Dienstag, 9. Mai 2017

{Rezension} Das warme Licht des Morgens


Ist einer von euch blind oder kennt jemanden, der blind ist? Dann lest bitte dieses Buch und sagt mir, ob es tatsächlich so ist wie hier geschildert. Mir kam die Darstellung nämlich sehr realistisch vor, aber ich kann es nicht wirklich beurteilen.










Levi hat sein Leben ganz dem Schreiben gewidmet. Doch seit er ein Mädchen aus einem brennenden Haus gerettet hat, ist er blind. Ohne die ständigen Bilder vor Augen fehlt ihm die Inspiration für seine Geschichten. Auch der Alltag erscheint ihm nun nicht mehr zu bewältigen. Seine Tochter kümmert sich um ihn, aber ihr Abitur steht vor der Tür. Eines Morgens lernt er im Café Rea kennen, die dort als Kellnerin angefangen hat. Sie bietet ihm ihre Hilfe an und langsam beginnt Levi sich wieder zu öffnen. Schafft er einen Neuanfang oder wird Reas Geheimnis alles zerstören?

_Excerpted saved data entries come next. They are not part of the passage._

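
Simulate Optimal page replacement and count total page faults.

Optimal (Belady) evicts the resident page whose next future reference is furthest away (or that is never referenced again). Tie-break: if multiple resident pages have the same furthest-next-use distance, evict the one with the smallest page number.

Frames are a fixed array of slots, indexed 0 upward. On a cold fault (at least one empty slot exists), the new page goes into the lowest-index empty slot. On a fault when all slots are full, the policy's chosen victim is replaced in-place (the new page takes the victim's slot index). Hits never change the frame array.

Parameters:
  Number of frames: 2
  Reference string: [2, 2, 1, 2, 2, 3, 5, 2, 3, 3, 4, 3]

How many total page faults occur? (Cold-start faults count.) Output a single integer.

Answer: 6

Derivation:
Step 0: ref 2 → FAULT, frames=[2,-]
Step 1: ref 2 → HIT, frames=[2,-]
Step 2: ref 1 → FAULT, frames=[2,1]
Step 3: ref 2 → HIT, frames=[2,1]
Step 4: ref 2 → HIT, frames=[2,1]
Step 5: ref 3 → FAULT (evict 1), frames=[2,3]
Step 6: ref 5 → FAULT (evict 3), frames=[2,5]
Step 7: ref 2 → HIT, frames=[2,5]
Step 8: ref 3 → FAULT (evict 2), frames=[3,5]
Step 9: ref 3 → HIT, frames=[3,5]
Step 10: ref 4 → FAULT (evict 5), frames=[3,4]
Step 11: ref 3 → HIT, frames=[3,4]
Total faults: 6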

Die Geschichte verläuft sehr gleichmäßig. Levi ist in einer tristen Routine gefangen, weil er sich ohne sein Sehvermögen nichts neues zutraut. Er hat seinen Enthusiasmus verloren, was sich deutlich im Schreibstil widerspiegelt. Gleichzeitig bekommt man aber auch einen Eindruck seines schriftstellerischen Talents, da ein reicher Wortschatz und stets exakt passende Beschreibungen mich immer tiefer in seine Welt gelenkt haben. Ich konnte mich sehr gut in seine Hoffnungslosigkeit hineinversetzen und bin auch mit ihm langsam daraus aufgetaucht. Das Ende fügt sich wunderbar in die Stimmung des Buches ein. Es geht bergauf, aber bis zur Spitze ist es noch ein weiter Weg. Levi wehrt sich lange dagegen, sein Leben wieder in die Hand zu nehmen. Erst Rea kann ihn mit ihrer zupackenden Art langsam dazu bringen, sich zu bewegen. Es scheint, als würde sie ebenfalls von ihrer Aufgabe profitieren. Man erfährt nur wenig über sie, meistens weicht sie persönlichen Gesprächen aus. Doch das kann nicht ewig gut gehen. 
Das Buch war nicht spannend im herkömmlichen Sinne. Dennoch habe ich es gern zur Hand genommen, auch wenn ich jedes Mal ein bisschen gebraucht habe, wieder ganz in die Geschichte zu finden. Levi hat mich mit seiner störrischen und detailgenauen Art gefesselt. Rea hätte ich selbst gern als Freundin gehabt, vor allem in schweren Zeiten. Die Liebe zu den Figuren und der Wunsch, dass es ihnen wieder besser geht, haben mich weiterlesen lassen. Es ist wie wenn man sich um einen geliebten Menschen sorgt und ständig wissen will, wie es läuft und wie es ihm nun geht.
Zwischendurch gibt es immer wieder Kapitel, in denen Levis Tochter von einer für sie bedeutsamen Erinnerung erzählt. Darin zeichnet sie ihren Vater als einen lebendigen Mann, dessen Kopf aber voller Geschichten ist, die ihn von der wirklichen Welt entfernen. Man spürt deutlich, dass sie ihn liebt und eine glückliche Kindheit hatte, auch wenn sich hauptsächlich ihre Mutter um sie gekümmert hat. Erst am Ende erschließt sich der Sinn dieser Kapitel, doch schon vorher tragen sie zu einem bunterem Bild von Levis Persönlichkeit bei.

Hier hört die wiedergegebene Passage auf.